ADT is subject to another class action lawsuit against a former employee caught spying on customers over a seven-year period.
The lawsuit says ADT is responsible for seven causes of action, including negligence; intrusion upon seclusion; negligent hiring, supervision and retention; intentional infliction of emotional distress; and privacy monitoring.
The former employee — Telesforo Aviles — added his personal email address to customer accounts during service visits, allowing him access to their systems, including video streams of security cameras, through the ADT mobile app. Aviles pleaded guilty to one count of fraud and related activity in connection with computers on Oct. 19, 2020.
ADT faced two class action lawsuits last year over the matter, which affected 220 accounts.
According to the latest complaint, multiple vulnerabilities in the ADT Pulse application allowed any one of its technicians to grant themselves access to a customer’s ADT Pulse application and control every aspect of the customer’s home security system, including opening locks, disarming their system, and viewing and downloading security camera footage.
“ADT failed to provide the security services its customers paid for by leaving large vulnerabilities in the ADT Pulse application and, as a result, compromised the safety and security of its customers’ homes and family members,” the complaint reads.
The complaint also says ADT’s marketing efforts “brag” that the company was leading the industry in establishing best practices for protection consumer privacy and limiting access to their data.
“While ADT boasts that it has been protecting people for over 145 years and holds itself out as the ‘#1 in smart home security’ it failed to even secure its own systems from massive and ongoing intrusions into its customers’ private lives,” the complaint reads.
Although unable to provide comment on this specific lawsuit, previous comment from ADT said it is reviewing all customer accounts until they are sure no one else’s privacy is at risk.
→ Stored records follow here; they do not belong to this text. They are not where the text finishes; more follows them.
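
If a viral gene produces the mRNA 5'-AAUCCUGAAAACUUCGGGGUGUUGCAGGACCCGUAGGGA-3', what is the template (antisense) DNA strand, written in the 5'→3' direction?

5'-TCCCTACGGGTCCTGCAACACCCCGAAGTTTTCAGGATT-3'

Replace U with T to get the coding DNA strand: AATCCTGAAAACTTCGGGGTGTTGCAGGACCCGTAGGGA. The template strand is its reverse complement (complement TTAGGACTTTTGAAGCCCCACAACGTCCTGGGCATCCCT, then reverse).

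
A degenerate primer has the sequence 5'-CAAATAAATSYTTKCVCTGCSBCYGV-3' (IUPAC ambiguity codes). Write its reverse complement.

Standard pairs A↔T, G↔C; ambiguity codes pair Y↔R, K↔M, S↔S, B↔V. Complement (GTTTATTTASRAAMGBGACGSVGRCB), then reverse for 5'→3'.

5'-BCRGVSGCAGBGMAARSATTTATTTG-3'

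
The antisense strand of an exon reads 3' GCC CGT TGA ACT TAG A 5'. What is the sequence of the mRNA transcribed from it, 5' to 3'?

5'-CGGGCAACUUGAAUCU-3'

Reading the template 3'→5' as shown, RNA polymerase pairs each base (A→U, T→A, G↔C) to build mRNA 5'→3' directly.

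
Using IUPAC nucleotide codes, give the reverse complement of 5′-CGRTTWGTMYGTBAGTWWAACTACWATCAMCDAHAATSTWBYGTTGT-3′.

5'-ACAACRVWASATTDTHGKTGATWGTAGTTWWACTVACRKACWAAYCG-3'

Standard pairs A↔T, G↔C; ambiguity codes pair R↔Y, M↔K, W↔W, S↔S, B↔V, D↔H. Complement (GCYAAWCAKRCAVTCAWWTTGATGWTAGTKGHTDTTASAWVRCAACA), then reverse for 5'→3'.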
In addition, the company has implemented technical and procedural solutions in an effort to prevent this from happening again.
The company contacted each of the 220 customers to resolve their concerns, which the complaint calls a “frantic effort to mitigate and hide the fact that the vulnerability in its supposedly industry-leading smart home security systems permitted an employee to spy on people in their homes.”
“Our customers trust ADT with their safety and protection,” the previous statement from ADT read. “We understand that this incident jeopardizes that trust and is entirely unacceptable. We will make extraordinary efforts to earn back that trust.”
The plaintiff, Randy Doty, is seeking class and sub-class certification; declaratory and injunctive relief; an award for damages, costs, and fees; pre and post judgment interest; and other further relief.